The report (extensively covered in the FT) stated that researchers from Citizen Lab found 28k web pages set up to steal passwords from hedge funds, government officials, lawyers, advocacy groups & journalists.
It is claimed this is the work of a group dubbed “Dark Basin”, which it is claimed carried out the hacking on behalf of clients. Dark Basin has been linked back to India.
The IT security company NortonLifeLock (previously Symantec) has reported a similar story, which they dubbed Mercenary.Amanda.
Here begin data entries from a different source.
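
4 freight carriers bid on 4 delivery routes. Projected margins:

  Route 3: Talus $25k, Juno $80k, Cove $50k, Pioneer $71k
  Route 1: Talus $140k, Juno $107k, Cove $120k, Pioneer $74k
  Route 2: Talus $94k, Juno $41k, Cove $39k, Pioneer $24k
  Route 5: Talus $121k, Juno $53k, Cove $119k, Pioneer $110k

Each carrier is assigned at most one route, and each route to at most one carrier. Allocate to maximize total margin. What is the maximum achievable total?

Optimal: Talus→Route 2 ($94k), Juno→Route 3 ($80k), Cove→Route 1 ($120k), Pioneer→Route 5 ($110k) — total 94+80+120+110 = $404k.
Row-greedy (each carrier in turn takes its best remaining route) gives $363k, worse by 41.
Next-best assignment: Talus→Route 2, Juno→Route 1, Cove→Route 5, Pioneer→Route 3 = $391k.
Every other assignment is strictly worse.

Max total: $404k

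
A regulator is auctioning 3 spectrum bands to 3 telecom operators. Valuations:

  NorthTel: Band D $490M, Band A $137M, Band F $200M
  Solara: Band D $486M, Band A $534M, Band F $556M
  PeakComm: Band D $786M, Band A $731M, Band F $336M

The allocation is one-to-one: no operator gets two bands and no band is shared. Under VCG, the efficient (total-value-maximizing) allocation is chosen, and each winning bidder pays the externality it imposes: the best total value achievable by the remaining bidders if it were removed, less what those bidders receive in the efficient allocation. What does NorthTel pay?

Efficient allocation: NorthTel→Band D ($490M), Solara→Band F ($556M), PeakComm→Band A ($731M); total welfare W = $1777M.
NorthTel receives Band D at value $490M, so the others get W − 490 = $1287M.
Without NorthTel: best allocation of the remaining 2 bidders over all 3 bands is Solara→Band F ($556M), PeakComm→Band D ($786M), total $1342M.
VCG payment = (others' best without NorthTel) − (others' welfare with NorthTel) = 1342 − 1287 = $55M.

NorthTel pays $55M.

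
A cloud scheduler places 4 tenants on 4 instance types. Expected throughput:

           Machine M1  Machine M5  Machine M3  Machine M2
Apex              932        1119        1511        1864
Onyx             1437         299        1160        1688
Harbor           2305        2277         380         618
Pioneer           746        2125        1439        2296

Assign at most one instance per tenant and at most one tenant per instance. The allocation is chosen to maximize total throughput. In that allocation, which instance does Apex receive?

Apex receives Machine M3.

This is a one-to-one assignment (maximum-weight bipartite matching).
Optimal: Apex→Machine M3 (1511 ops/s), Onyx→Machine M2 (1688 ops/s), Harbor→Machine M1 (2305 ops/s), Pioneer→Machine M5 (2125 ops/s) — total 1511+1688+2305+2125 = 7629 ops/s.
Row-greedy (each tenant in turn takes its best remaining instance) gives 7017 ops/s, worse by 612.
Next-best assignment: Apex→Machine M3, Onyx→Machine M1, Harbor→Machine M5, Pioneer→Machine M2 = 7521 ops/s.
Apex's own top instance is Machine M2 (1864 ops/s), but forcing Apex→Machine M2 and reassigning the rest optimally gives only 7454 ops/s — worse by 175.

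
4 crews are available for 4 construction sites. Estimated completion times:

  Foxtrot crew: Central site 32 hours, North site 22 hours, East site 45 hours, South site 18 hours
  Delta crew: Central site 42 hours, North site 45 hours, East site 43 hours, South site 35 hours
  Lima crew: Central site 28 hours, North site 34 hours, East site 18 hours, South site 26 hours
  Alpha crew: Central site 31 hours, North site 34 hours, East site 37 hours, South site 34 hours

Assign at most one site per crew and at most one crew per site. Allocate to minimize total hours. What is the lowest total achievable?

Optimal: Foxtrot crew→North site (22 hours), Delta crew→South site (35 hours), Lima crew→East site (18 hours), Alpha crew→Central site (31 hours) — total 22+35+18+31 = 106 hours.
Min-entry greedy (repeatedly take the single cheapest remaining cell) gives 112 hours, worse by 6.
Next-best assignment: Foxtrot crew→South site, Delta crew→Central site, Lima crew→East site, Alpha crew→North site = 112 hours.
Swapping Delta crew↔Lima crew (Delta crew→East site 43 hours, Lima crew→South site 26 hours) adds 16.

Min total: 106 hours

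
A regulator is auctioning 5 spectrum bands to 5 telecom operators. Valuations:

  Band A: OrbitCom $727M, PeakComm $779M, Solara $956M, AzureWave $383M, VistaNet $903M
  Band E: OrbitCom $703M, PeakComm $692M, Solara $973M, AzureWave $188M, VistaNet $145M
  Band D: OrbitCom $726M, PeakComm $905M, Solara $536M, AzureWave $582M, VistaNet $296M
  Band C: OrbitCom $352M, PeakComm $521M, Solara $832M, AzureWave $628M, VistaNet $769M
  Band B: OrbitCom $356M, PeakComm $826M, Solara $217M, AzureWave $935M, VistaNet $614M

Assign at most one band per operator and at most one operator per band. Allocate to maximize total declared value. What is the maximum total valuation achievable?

Treat this as an assignment problem: match each operator to one band.
Optimal: OrbitCom→Band A ($727M), PeakComm→Band D ($905M), Solara→Band E ($973M), AzureWave→Band B ($935M), VistaNet→Band C ($769M) — total 727+905+973+935+769 = $4309M.
Max-entry greedy (repeatedly take the single best remaining cell) gives $4068M, worse by 241.
Next-best assignment: OrbitCom→Band E, PeakComm→Band D, Solara→Band C, AzureWave→Band B, VistaNet→Band A = $4278M.

Maximum total: $4309M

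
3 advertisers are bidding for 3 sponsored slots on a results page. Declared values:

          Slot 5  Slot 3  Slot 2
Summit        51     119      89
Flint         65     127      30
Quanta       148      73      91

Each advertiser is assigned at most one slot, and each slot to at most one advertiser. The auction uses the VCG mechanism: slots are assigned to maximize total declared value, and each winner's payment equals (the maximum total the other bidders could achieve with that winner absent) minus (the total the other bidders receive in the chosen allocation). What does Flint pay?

Efficient allocation: Summit→Slot 2 ($89), Flint→Slot 3 ($127), Quanta→Slot 5 ($148); total welfare W = $364.
Flint receives Slot 3 at value $127, so the others get W − 127 = $237.
Without Flint: best allocation of the remaining 2 bidders over all 3 slots is Summit→Slot 3 ($119), Quanta→Slot 5 ($148), total $267.
VCG payment = (others' best without Flint) − (others' welfare with Flint) = 267 − 237 = $30.

Flint pays $30.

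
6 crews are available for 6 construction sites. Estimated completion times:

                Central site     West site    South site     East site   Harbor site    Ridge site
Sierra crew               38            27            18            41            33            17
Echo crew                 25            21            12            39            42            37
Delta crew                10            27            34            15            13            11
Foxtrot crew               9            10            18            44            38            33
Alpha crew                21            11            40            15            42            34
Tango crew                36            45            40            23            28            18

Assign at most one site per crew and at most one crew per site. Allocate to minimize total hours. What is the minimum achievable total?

Minimum total: 85 hours

Optimal: Sierra crew→Ridge site (17 hours), Echo crew→South site (12 hours), Delta crew→Harbor site (13 hours), Foxtrot crew→Central site (9 hours), Alpha crew→West site (11 hours), Tango crew→East site (23 hours) — total 17+12+13+9+11+23 = 85 hours.
Row-greedy (each crew in turn takes its cheapest remaining site) gives 92 hours, worse by 7.
Next-best assignment: Sierra crew→Ridge site, Echo crew→South site, Delta crew→Central site, Foxtrot crew→West site, Alpha crew→East site, Tango crew→Harbor site = 92 hours.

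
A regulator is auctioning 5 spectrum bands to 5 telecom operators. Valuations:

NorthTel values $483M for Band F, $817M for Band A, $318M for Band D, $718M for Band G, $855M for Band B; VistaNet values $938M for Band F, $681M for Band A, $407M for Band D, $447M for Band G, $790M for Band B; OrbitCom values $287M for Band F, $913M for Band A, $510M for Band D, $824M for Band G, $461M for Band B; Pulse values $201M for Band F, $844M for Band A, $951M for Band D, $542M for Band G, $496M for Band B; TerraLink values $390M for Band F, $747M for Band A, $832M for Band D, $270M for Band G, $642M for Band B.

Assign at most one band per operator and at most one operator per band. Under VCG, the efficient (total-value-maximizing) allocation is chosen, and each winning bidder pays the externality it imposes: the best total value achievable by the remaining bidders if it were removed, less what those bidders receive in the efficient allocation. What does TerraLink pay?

Efficient allocation: NorthTel→Band B ($855M), VistaNet→Band F ($938M), OrbitCom→Band G ($824M), Pulse→Band D ($951M), TerraLink→Band A ($747M); total welfare W = $4315M.
TerraLink receives Band A at value $747M, so the others get W − 747 = $3568M.
Without TerraLink: best allocation of the remaining 4 bidders over all 5 bands is NorthTel→Band B ($855M), VistaNet→Band F ($938M), OrbitCom→Band A ($913M), Pulse→Band D ($951M), total $3657M.
VCG payment = (others' best without TerraLink) − (others' welfare with TerraLink) = 3657 − 3568 = $89M.

TerraLink pays $89M.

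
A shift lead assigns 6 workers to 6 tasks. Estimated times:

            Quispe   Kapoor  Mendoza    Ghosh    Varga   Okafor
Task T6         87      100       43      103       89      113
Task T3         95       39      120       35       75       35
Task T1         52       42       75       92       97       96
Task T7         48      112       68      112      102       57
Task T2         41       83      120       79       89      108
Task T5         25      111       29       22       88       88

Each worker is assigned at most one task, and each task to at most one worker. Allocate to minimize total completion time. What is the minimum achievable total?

Min total: 279 min

Optimal: Quispe→Task T7 (48 min), Kapoor→Task T1 (42 min), Mendoza→Task T6 (43 min), Ghosh→Task T5 (22 min), Varga→Task T2 (89 min), Okafor→Task T3 (35 min) — total 48+42+43+22+89+35 = 279 min.
Min-entry greedy (repeatedly take the single cheapest remaining cell) gives 285 min, worse by 6.
Swapping Mendoza↔Ghosh (Mendoza→Task T5 29 min, Ghosh→Task T6 103 min) adds 67.
No other one-to-one assignment undercuts 279 min.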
They believe this group are responsible for persistent credential spearphishing attacks going back to 2013. Mercenary.Amanda behind wave of phishing attacks

Spearphishing attacks are where emails are sent to individuals in the target organisation with the aim of capturing sensitive information such as account credentials or financial information.
It is believed that in this case they used emails that mimicked notifications from online services or sent emails that contained material that would have embarrassed the recipient, encouraging them to click unsubscribe
*** In this case Dark Basin seemed to be targeting environmental & advocacy non profits, including Greenpeace, the Rockefeller Family Fund & the Union of Concerned Scientists. This has raised questions about who might has commissioned these attacks.**
The shift to working from home, driven by COVID disruption, has opened up an new market for this type of cyber risk.
Most analysts expect this type of attack to grow, giving a material tailwind to the cyber security sector.